A Russian billionaire said Tuesday he is teaming up with former Soviet President Mikhail Gorbachev to form a new political party that will challenge the country's recent steps away from democracy.
Alexander Lebedev, a former lawmaker who has built a fortune in business and investment, said he and Gorbachev would work together in a political movement tentatively named the Independent Democratic Party.
Kremlin critics say that during his eight years as president, current Prime Minister Vladimir Putin reversed Russia's post-Soviet movement toward democracy and enhanced state control over the economy, courts and media.
Gorbachev could not immediately be reached for comment and it wasn't clear if the 77-year-old planned to seek an active political role more than 17 years after the Soviet Union collapsed around him, costing him his job as its last leader.
It would be an uphill battle: Gorbachev is popular abroad, but is reviled by many Russians who blame him for the Soviet breakup. He won less than 1 percent of the votes in the 1996 presidential election and has not run since.
In a statement on his Web site, Lebedev said the new party was Gorbachev's idea. "The initiative belongs to President Gorbachev. He gave our people freedom, but we have not learned how to use it."
Lebedev said the party would advocate a "return to a normal electoral system," calling for the restoration of gubernatorial elections, a stronger parliament, independent courts and media, and a smaller state role in the economy.
Praises and criticisms
Gorbachev has generally praised Putin for lifting the nation out of the post-Soviet troubles that many Russians blame on the late Boris Yeltsin, a longtime rival of Gorbachev who replaced him in the Kremlin.
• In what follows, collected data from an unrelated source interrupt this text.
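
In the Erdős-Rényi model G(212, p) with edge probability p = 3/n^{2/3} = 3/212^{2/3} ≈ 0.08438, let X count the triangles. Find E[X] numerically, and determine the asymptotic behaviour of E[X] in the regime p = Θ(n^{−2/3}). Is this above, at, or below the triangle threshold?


Number of potential triangles: C(212, 3) = 1565620.
Each occurs with probability p³ ≈ (0.08438)³ ≈ 6.007476e-04.
By linearity: E[X] = C(212, 3)·p³ ≈ 1565620 · 6.007476e-04 ≈ 940.5425.
Since α = 2/3 < 1, p = c/n^{2/3} ≫ 1/n is above the triangle threshold p ~ 1/n. Asymptotically E[X] ~ (c³/6)·n^{3(1−α)} = (3³/6)·n^{1} → ∞; triangles are abundant w.h.p.

E[X] ≈ 940.5425; in regime p = Θ(1/n^{2/3}) E[X] diverges (above the triangle threshold p ~ 1/n).


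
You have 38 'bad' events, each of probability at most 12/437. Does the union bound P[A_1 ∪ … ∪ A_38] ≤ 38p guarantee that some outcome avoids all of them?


Union bound: P[∪_{i=1}^{38} A_i] ≤ Σ_i P[A_i] ≤ 38·p = 38·(12/437) = 24/23.
Numerically: 24/23 ≈ 1.04348.
Is 24/23 < 1? NO.
Since the bound 24/23 is ≥ 1, the union bound is uninformative here; it does NOT by itself certify existence.

38·p = 24/23 ≈ 1.04348; existence NOT certified by the union bound.


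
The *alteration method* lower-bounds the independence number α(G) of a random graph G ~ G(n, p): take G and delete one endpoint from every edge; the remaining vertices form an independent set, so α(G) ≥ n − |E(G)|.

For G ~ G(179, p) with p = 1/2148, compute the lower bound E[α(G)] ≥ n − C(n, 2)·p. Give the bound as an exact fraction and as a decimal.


E[|E(G)|] = C(179, 2)·p = 15931 · (1/2148) = 89/12.
E[α(G)] ≥ n − E[|E(G)|] = 179 − 89/12 = 2059/12.
Numerically: ≈ 171.583.
(This is only a lower bound; the true E[α(G)] may be larger.)

E[α(G)] ≥ 2059/12 ≈ 171.583.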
But he has cautiously criticized the political system put in place by Putin. The United Russia party of the immensely popular Putin dominates parliament and regional governments while Kremlin critics have been sidelined, sometimes though force.
Earlier this year, Gorbachev suggested that United Russia was in danger of becoming like the all-powerful Soviet-era Communist Party and called for major changes in the electoral system.
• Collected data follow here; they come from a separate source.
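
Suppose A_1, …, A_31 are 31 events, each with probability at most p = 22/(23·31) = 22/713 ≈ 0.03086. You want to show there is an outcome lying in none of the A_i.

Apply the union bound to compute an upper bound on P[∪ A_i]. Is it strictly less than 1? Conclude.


Union bound: P[∪_{i=1}^{31} A_i] ≤ Σ_i P[A_i] ≤ 31·p = 31·(22/713) = 22/23.
Numerically: 22/23 ≈ 0.95652.
Is 22/23 < 1? YES.
Since P[∪ A_i] ≤ 22/23 < 1, the complement has P[∩ A_i^c] ≥ 1 − 22/23 = 1/23 > 0, so some outcome avoids every A_i.

31·p = 22/23 ≈ 0.95652; existence CERTIFIED by the union bound.


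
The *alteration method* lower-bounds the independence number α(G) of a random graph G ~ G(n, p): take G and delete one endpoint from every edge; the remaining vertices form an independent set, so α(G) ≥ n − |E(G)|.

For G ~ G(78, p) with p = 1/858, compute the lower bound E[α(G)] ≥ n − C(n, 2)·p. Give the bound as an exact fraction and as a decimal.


E[|E(G)|] = C(78, 2)·p = 3003 · (1/858) = 7/2.
E[α(G)] ≥ n − E[|E(G)|] = 78 − 7/2 = 149/2.
Numerically: ≈ 74.50000.
(This is only a lower bound; the true E[α(G)] may be larger.)

E[α(G)] ≥ 149/2 ≈ 74.50000.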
Lebedev, a major private shareholder in the Russian airline Aeroflot, joined with Gorbachev in 2006 to buy 49 percent of Novaya Gazeta, an independent newspaper that has challenged the Kremlin with penetrating investigative reporting. Anna Politkovskaya, a prominent investigative reporter murdered that year, worked for Novaya Gazeta.
In June, Gorbachev and Lebedev urged the creation of a national museum and memorial to honor victims of Soviet-era repression — a move seen as a challenge to the government, which critics say has glossed over the crimes of Josef Stalin to justify its own retreat from democracy.